The $15.3 billion deal will close April 1, offering better financial terms for Midland, Mich.-based Dow, but also will result in the elimination of 3,500 jobs from the combined company. Those cuts are on top of 5,000 cuts announced by Dow and 1,500 announced by Philadelphia-based Rohm and Haas since late 2008.
The agreement resolves a lawsuit Rohm and Haas had filed against Dow. Under the new terms, two major shareholders in Rohm and Haas, the Haas family trust and Paulson & Co., will take a $2.5 billion stake in preferred shares issued by Dow. The Haas family also will make an additional investment of $500 million at Dow's option, according to a March 9 news release.
Other shareholders of Rohm and Haas will receive the originally agreed-upon $78 per share.
By reaching agreement on the terms for this transaction, we have delivered excellent value to Rohm and Haas shareholders, Rohm and Haas Chairman and Chief Executive Officer Raj Gupta said in the news release.
In a March 9 conference call with stock analysts, Dow Chairman and CEO Andrew Liveris said the most recent deal is a pragmatic outcome, given current market conditions.
Some of the job cuts will come from closing 24 offices and between 10 and 15 plants. Liveris added during the conference call that Dow is in active dialogue with a number of joint venture partners for its commodity plastics unit. He told Bloomberg News on March 11 that one of those potential partners is Petrochemical Industries Co. of Kuwait, the same firm that walked away from a similar deal in December, at the time sending the fate of the Rohm and Haas deal in doubt.

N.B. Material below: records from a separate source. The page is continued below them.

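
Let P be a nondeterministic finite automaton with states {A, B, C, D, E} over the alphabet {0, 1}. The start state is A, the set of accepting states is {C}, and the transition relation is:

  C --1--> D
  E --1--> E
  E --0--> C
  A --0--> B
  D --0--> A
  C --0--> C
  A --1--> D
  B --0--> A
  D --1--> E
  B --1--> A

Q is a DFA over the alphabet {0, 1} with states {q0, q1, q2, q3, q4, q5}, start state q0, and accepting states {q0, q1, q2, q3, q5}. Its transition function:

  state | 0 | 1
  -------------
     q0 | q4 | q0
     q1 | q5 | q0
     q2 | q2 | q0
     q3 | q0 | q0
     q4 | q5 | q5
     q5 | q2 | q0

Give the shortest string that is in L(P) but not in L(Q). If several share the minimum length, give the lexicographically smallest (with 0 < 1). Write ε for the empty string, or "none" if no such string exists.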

Liveris addressed commodity plastics during the conference call, saying that Dow is not going to fire-sale these assets.
We're not assuming a sale in the near term, he said. We like the polyethylene business and, as the world's leading producer, we know how to run it.
Liveris added that the PE market is primed for a recovery.
There was extreme destocking [of PE] in the fourth quarter 1 billion pounds in December alone, he said. That far surpassed other historical events, and it caused demand interruption in the value chain. But polyethylene has never been negative in back-to-back years, and we've already seen demand improvement in January and February.
We're beginning to see some bright spots, and [U.S. federal] stimulus spending in infrastructure, housing and energy play to Dow's strengths.
The combined firm will derive 60 percent of its sales and 70 percent of its pretax profit from specialty products. Currently, Dow gets 52 percent of its sales and 62 percent of pretax profit from that sector.
Estimated annual synergies in purchasing, shared service and governance and other areas will be $1.3 billion, or 14 percent of the deal's total value. Dow received 18 percent synergy value from its 1999 acquisition of Union Carbide Corp., officials said.
The combined firm's 2009 capital expenditure budget will be reduced from $2.3 billion to $1.1 billion. Dow also will save $1 billion by reducing its dividend by 64 percent. A 2009 salary freeze for all employees of the combined firm will provide another $200 million in savings.
Dow also will benefit from an increased presence in the Asia-Pacific region, where Rohm and Haas generates 24 percent of its annual sales. Dow currently generates only 12 percent of its sales from that region.
Not all market watchers were sold on the deal. At Banc of America Securities/ Merrill Lynch in New York, analyst Kevin McCarthy said that risks still outweigh rewards at Dow. McCarthy cited several reasons for his firm's view, including Dow's higher debt multiple when compared to an average of five comparable firms, including DuPont Co., Eastman Chemical Co. and Celanese Corp.
For his part, Liveris sounded like a triumphant general during the conference call.
We are back in control of our own destiny, he said.